Giusti, 77, said that “some great things have happened” over his 16 years in office. It was tough at the beginning, he said, but “look at what we’ve accomplished,” with stabilization of finances, two new schools, and business growth, among other successes.

He said town officials have “more great stuff” planned over the coming years, including construction of a new animal shelter and further upgrades at Camp Meehan/Notte Park, all while watching taxes along the way. Hopefully, he said, the moves they make will lead to “life being just a little bit better for the people of North Providence.”

“I enjoy when I see good things happening,” he said.

Two other council seats up for contests this year, the District 2 seat held by Kenneth Amoriggi and the District 3 seat held by Steven DiLorenzo, will see no challengers.

North Providence has staggered four-year terms, meaning only one councilor from each district runs every two years. There is no at-large race this year.

The same format holds true for School Committee.

Catarina DaSilva, who ran and lost to Charles Pollock for a District 2 School Committee seat two years ago, will this time challenge fellow Democrat Roderick DaSilva. District 3’s Steven Andreozzi and District 1’s Gina Picard are running unopposed.

After pulling declaration papers last week, all candidates must collect 50 signatures by July 10 to qualify for the ballot, and a judge has ruled that the effort can be done electronically.

All candidates for local office in North Providence are running as Democrats. The town’s main two House of Representatives members, Arthur Corvese and William O’Brien, will also run unopposed as Democrats.

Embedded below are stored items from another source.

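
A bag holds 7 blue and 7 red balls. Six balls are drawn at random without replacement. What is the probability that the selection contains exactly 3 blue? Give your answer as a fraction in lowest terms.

Total number of selections: C(14,6) = 3003.
Selections with exactly 3 blue: choose 3 of the 7 blue and 3 of the 7 red, C(7,3)·C(7,3) = 35·35 = 1225.
Probability = 1225/3003 = 175/429.

175/429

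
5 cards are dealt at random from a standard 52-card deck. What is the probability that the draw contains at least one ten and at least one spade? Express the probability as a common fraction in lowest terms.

There are C(52,5) = 2598960 possible draws.
By inclusion-exclusion on the complements, draws missing all tens or all spades: C(48,5) + C(39,5) − C(36,5) = 1712304 + 575757 − 376992 = 1911069.
So draws with at least one of each: 2598960 − 1911069 = 687891, probability 687891/2598960 = 229297/866320.

229297/866320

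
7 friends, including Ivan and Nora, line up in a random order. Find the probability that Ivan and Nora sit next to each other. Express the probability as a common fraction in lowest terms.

2/7

There are 7! = 5040 arrangements.
Treat Ivan and Nora as a block: 6! arrangements of the blocks × 2 orders within the block = 2·720 = 1440.
Probability = 1440/5040 = 2/7.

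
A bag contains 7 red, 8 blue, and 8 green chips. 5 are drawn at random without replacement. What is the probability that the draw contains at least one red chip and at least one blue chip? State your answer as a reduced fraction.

18/23

There are C(23,5) = 33649 possible draws.
By inclusion-exclusion on the complements, draws missing all red or all blue: C(16,5) + C(15,5) − C(8,5) = 4368 + 3003 − 56 = 7315.
So draws with at least one of each: 33649 − 7315 = 26334, probability 26334/33649 = 18/23.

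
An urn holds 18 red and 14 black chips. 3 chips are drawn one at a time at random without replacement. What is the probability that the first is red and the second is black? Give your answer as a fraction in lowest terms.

63/248

Multiply the conditional probabilities at each draw: 18/32 · 14/31 = 252/992 = 63/248.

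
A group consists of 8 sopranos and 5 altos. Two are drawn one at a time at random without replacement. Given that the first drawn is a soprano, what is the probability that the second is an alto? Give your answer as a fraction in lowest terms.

After removing one soprano, 12 remain: 7 sopranos and 5 altos.
So the probability the next is an alto is 5/12.

5/12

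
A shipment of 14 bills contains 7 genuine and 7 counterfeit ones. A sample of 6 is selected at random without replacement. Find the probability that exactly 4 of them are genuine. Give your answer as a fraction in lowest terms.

35/143

The sample space is all 6-subsets of the 14: C(14,6) = 3003.
Selections with exactly 4 genuine: choose 4 of the 7 genuine and 2 of the 7 counterfeit, C(7,4)·C(7,2) = 35·21 = 735.
Probability = 735/3003 = 35/143.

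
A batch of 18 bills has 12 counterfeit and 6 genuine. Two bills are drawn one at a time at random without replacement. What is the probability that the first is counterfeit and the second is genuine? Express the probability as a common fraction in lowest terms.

4/17

Multiply the conditional probabilities at each draw: 12/18 · 6/17 = 72/306 = 4/17.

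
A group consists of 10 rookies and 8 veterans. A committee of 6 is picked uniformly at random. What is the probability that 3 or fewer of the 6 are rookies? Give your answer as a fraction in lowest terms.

Total selections: C(18,6) = 18564.
Count the complement (more than 3 rookies): C(10,4)·C(8,2) + C(10,5)·C(8,1) + C(10,6)·C(8,0) = 5880 + 2016 + 210 = 8106.
Probability = 1 − 8106/18564 = 10458/18564 = 249/442.

249/442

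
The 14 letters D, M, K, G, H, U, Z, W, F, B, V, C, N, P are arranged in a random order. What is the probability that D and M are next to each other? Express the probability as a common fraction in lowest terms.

1/7

There are 14! = 87178291200 arrangements.
Treat D and M as a block: 13! arrangements of the blocks × 2 orders within the block = 2·6227020800 = 12454041600.
Probability = 12454041600/87178291200 = 1/7.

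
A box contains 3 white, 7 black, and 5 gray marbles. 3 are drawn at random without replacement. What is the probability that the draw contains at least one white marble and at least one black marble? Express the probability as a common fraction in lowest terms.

There are C(15,3) = 455 possible draws.
By inclusion-exclusion on the complements, draws missing all white or all black: C(12,3) + C(8,3) − C(5,3) = 220 + 56 − 10 = 266.
So draws with at least one of each: 455 − 266 = 189, probability 189/455 = 27/65.

27/65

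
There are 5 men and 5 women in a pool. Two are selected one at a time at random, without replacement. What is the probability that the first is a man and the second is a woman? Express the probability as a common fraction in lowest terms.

Multiply the conditional probabilities at each draw: 5/10 · 5/9 = 25/90 = 5/18.

5/18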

Senate President Dominick Ruggerio, whose District 4 covers parts of North Providence and Providence, faces a challenge from progressive Democrat Leonardo Cioe Jr., and Sen. Frank Ciccone, also a Democrat, is running unopposed in District 7.

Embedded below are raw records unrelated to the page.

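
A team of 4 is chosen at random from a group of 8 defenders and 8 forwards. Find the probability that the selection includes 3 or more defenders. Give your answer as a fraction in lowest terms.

37/130

Total selections: C(16,4) = 1820.
Favorable selections (3 or more defenders): C(8,3)·C(8,1) + C(8,4)·C(8,0) = 448 + 70 = 518.
Probability = 518/1820 = 37/130.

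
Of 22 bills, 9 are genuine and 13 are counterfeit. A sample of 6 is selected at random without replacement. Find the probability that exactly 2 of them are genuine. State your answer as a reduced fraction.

The sample space is all 6-subsets of the 22: C(22,6) = 74613.
Selections with exactly 2 genuine: choose 2 of the 9 genuine and 4 of the 13 counterfeit, C(9,2)·C(13,4) = 36·715 = 25740.
Probability = 25740/74613 = 780/2261.

780/2261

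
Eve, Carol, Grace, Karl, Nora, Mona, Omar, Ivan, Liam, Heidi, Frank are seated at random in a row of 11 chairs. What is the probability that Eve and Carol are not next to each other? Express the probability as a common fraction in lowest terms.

There are 11! = 39916800 arrangements.
Arrangements with Eve and Carol adjacent: 2·10! = 7257600.
So not adjacent: 39916800 − 7257600 = 32659200, probability 32659200/39916800 = 9/11.

9/11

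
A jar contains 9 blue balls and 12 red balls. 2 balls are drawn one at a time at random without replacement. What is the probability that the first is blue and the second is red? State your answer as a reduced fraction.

Multiply the conditional probabilities at each draw: 9/21 · 12/20 = 108/420 = 9/35.

9/35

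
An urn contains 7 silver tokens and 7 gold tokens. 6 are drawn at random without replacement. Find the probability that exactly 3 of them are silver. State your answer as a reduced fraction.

There are C(14,6) = 3003 ways to choose 6 from 14.
Selections with exactly 3 silver: choose 3 of the 7 silver and 3 of the 7 gold, C(7,3)·C(7,3) = 35·35 = 1225.
Probability = 1225/3003 = 175/429.

175/429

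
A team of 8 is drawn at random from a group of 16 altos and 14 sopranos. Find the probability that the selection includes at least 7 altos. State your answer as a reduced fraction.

2662/90045

There are C(30,8) = 5852925 ways to choose the 8.
Favorable selections (at least 7 altos): C(16,7)·C(14,1) + C(16,8)·C(14,0) = 160160 + 12870 = 173030.
Probability = 173030/5852925 = 2662/90045.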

Some incumbents representing smaller portions of North Providence also have opponents, including Republican Thomas Paolino being challenged by Democrat John Barr in District 17 and Democrat Stephen Archambault seeing three people filed paperwork to try to unseat him. In District 15, which covers Pawtucket and the eastern edge of North Providence, Pawtucket’s Herbert Weiss, Meghan Kallman, and Robert Morris Jr. will seek to replace the retiring Sen. Donna Nesselbush, all running as Democrats in the primary, and independent Sean Brown will be waiting for the winner in the general election on Nov. 3.